Long draw

Barb is from New York and Sam is from Ghana. They were our across-the-street-neighbors for fifteen years when Sam decided to retire and he and Barb were off to Africa to raise poultry. Before she left, Barb bestowed upon Joanna a gift of her Walking Wheel.  Joanna had always wanted one and we were forever stopping to look at antique shops, farm sales, and auctions. Not one that we ever found was in very good shape, either the wheel was cracked or what we call the business end (the spindle assembly, including the Miner’s Head) was either broken or missing. As it happened, Barb’s wheel was missing its spindle assembly and we were fortunate to have been able to get Ken Lennox of Grand Rapids to turn a replacement for us. Watching Joanna use her wheel is really something to behold. She turns the large wheel with her right hand.
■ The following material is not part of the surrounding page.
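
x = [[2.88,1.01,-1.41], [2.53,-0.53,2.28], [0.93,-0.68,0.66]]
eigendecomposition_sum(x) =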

This moves a band which drives the Miner’s Head which, via action of another drive band, turns the spindle. It is the rotation of the spindle that twists and spins the wool. As this is happening Joanna walks away from the spindle in a motion called drafting. As she walks she sweeps her left hand back, slowly, while allowing little bits of wool to pass through her fingers. Because wool fibers are rough and grab on to one another the fibers form a continuous, lengthening, thread. With her left arm now in back of her she sweeps it to the right, across her body and toward the wheel, such that rather than adding additional twist to  the wool the rotating spindle now acts to wind-on the completed length of thread. She walks toward the spindle and the thread accumulates there. Now she is ready to long draw, away from the spindle, once more … and then toward the spindle to wind-on. And back, and forth, and back, and forth … and thus the name of this wonderful contraption … a Walking Wheel. It really is a treat to watch. I do not yet have the capacity to post videos on this Pairodox blog, and I don’t think Joanna would be too keen to be filmed in any case, so click this link to view a YouTube video of a women demonstrating the long draw.

8 thoughts on “Long draw

  1. Pingback: Blogging Anniversary with Post No. 63. Equal to: 42 Plus (42 Divided by 2) | Theory and Practice of Trying to Combine Just Anything

    • You hit the nail on the head Maurice. Joanna derives much pleasure from doing things the ‘old fashioned’ way. She feels like she reduces her footprint and at the same time, perhaps, does her part to slow this whole thing down just a bit. She takes great pride in doing all that she can to avoid using the clothes dryer. Rather than doing so she hangs the wet clothes about the house (mostly near the woods stoves)! She and I always comment to one another that we would have done pretty darn well 100-200 years ago … no problem … no worries! D

    • Hi there Seonaid … Joanna would agree. She enjoys living ‘back in time’ whenever possible. She takes it as a personal challenge, and a source of great pride, to hang the laundry here and there about the house and go without using the clothes dryer! She also very much enjoys the entire process of creating clothing from raw wool – the use of the Great Wheel has added just another dimension to the process. Thanks for stopping in and for taking the time to reflect. Have a great day. D

        • Well … I can tell you that Joanna finds it very relaxing and satisfying. You’ve got to have just the right personality for it however. Joanna can spin, and spin, and spin, all day long – and love it. I know I would find it impossible to focus for that long. D

  2. I am in awe of the patience this process requires. It requires skill and talent, both of which Joanna has in abundance. Her work is a testimony to her perfection of the craft. Dramatic shots.